Cessate il fuoco nella Striscia di Gaza: facciamo il punto con Eliana Riva
“Cessate il fuoco”: è la notizia che da ieri sera poco dopo le 18 occupa le prime pagine di tutti i giornali, dopo la dichiarazione su Truth da parte di Donald Trump che si è intestato l’accordo tra Israele e Hamas.
Prima di approfondire in che cosa consista effettivamente, occorre partire dal dato che alle 11 del 16 gennaio Netanyahu avrebbe dovuto incontrare il gabinetto di guerra, ma si è tirato indietro dano la colpa a mancate osservanze dell’accordo da parte di Hamas che non risultano, non un buon presagio. La prima fase dovrebbe prevedere un cessate il fuoco di 42 giorni in cui è previsto il rilascio degli ostaggi vivi in cambio del rilascio di mille prigionieri politici palestinesi che dipenderà sia dal numero che dalle condizioni degli ostaggi israeliani, considerato che Netanyahu ha già espresso che su determinati prigionieri palestinesi potrebbe avvalersi sul diritto di veto. Prevale dunque, sin dalle prime fasi di questo accordo, la morsa israeliana che vuole dettar legge in una dinamica non alla pari. A seguire, dovrebbe esserci il ritiro delle truppe israeliane e un aumento degli aiuti umanitari, non è chiaro il criterio dello stop ai bombardamenti. La tendenza di Israele, riprodotta nella storia a più riprese come per gli accordi di Oslo, è quella di accogliere accordi resi mai definitivi, frazionati e parcellizzati con la possibilità di mantenere ad interim la propria occupazione.
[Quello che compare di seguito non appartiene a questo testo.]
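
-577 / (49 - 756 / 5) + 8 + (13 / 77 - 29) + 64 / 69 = -5529889 / 387849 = -14.26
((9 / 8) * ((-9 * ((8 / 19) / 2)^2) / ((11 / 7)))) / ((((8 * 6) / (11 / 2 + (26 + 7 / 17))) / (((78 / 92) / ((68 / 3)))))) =-23992605 / 3378590336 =-0.01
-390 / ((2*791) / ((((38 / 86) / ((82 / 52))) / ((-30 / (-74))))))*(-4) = 0.68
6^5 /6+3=1299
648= 648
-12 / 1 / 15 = -4 / 5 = -0.80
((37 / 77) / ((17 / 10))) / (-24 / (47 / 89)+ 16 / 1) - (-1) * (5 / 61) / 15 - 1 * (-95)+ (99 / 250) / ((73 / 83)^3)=770429639580214081 / 8060749483363500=95.58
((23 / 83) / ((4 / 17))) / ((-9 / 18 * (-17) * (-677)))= -23 / 112382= -0.00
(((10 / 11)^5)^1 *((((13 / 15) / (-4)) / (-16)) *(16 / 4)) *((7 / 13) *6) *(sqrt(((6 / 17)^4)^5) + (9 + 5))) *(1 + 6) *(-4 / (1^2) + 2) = -6914873892753190000 / 324677833661211899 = -21.30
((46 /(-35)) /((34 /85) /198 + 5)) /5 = -2277 /43330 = -0.05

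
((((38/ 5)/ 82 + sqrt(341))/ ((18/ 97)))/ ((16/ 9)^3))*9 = 1343547/ 1679360 + 70713*sqrt(341)/ 8192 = 160.20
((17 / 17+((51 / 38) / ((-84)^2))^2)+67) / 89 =543188717857 / 710938174464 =0.76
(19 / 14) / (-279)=-19 / 3906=-0.00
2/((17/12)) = 24/17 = 1.41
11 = 11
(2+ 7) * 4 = 36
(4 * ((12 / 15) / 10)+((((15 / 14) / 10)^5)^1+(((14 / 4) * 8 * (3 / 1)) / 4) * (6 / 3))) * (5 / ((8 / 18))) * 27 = 4424683826817 / 344207360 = 12854.70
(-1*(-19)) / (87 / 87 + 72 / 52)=247 / 31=7.97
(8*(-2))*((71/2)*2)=-1136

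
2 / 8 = 1 / 4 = 0.25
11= 11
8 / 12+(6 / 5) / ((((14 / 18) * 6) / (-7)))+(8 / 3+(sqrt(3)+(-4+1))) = -22 / 15+sqrt(3) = 0.27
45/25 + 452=2269/5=453.80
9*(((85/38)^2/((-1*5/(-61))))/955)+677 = 186877969/275804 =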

Inoltre, questo accordo nei termini generali è simile a quello proposto in primavera da Biden, accettato da Hamas e mai accettato da Israele.
E’ chiaro che la notizia del cessate il fuoco, per quanto i bombardamenti anche dopo la diffusione della decisione non si sono fermati e nella notte ci sono stati altri decine di morti ad opera di Israele, ha scatenato una reazione di gioia popolare nella Striscia di Gaza. Gaza, definita dalle Nazioni Unite “paesaggio lunare” per il suo essere completamente devastata, dovrà affrontare il tema della ricostruzione, ma al momento la certezza è che Trump nella sua opera di convincimento nei confronti di Netanyahu ad accettare l’accordo avrà dovuto promettere qualcosa in cambio, che soltanto nei prossimi giorni potremo approfondire, oltre a riuscire nella sua rappresentazione del Presidente in grado di risolvere i conflitti a livello globale, sulla quale ha costruito la sua propaganda elettorale.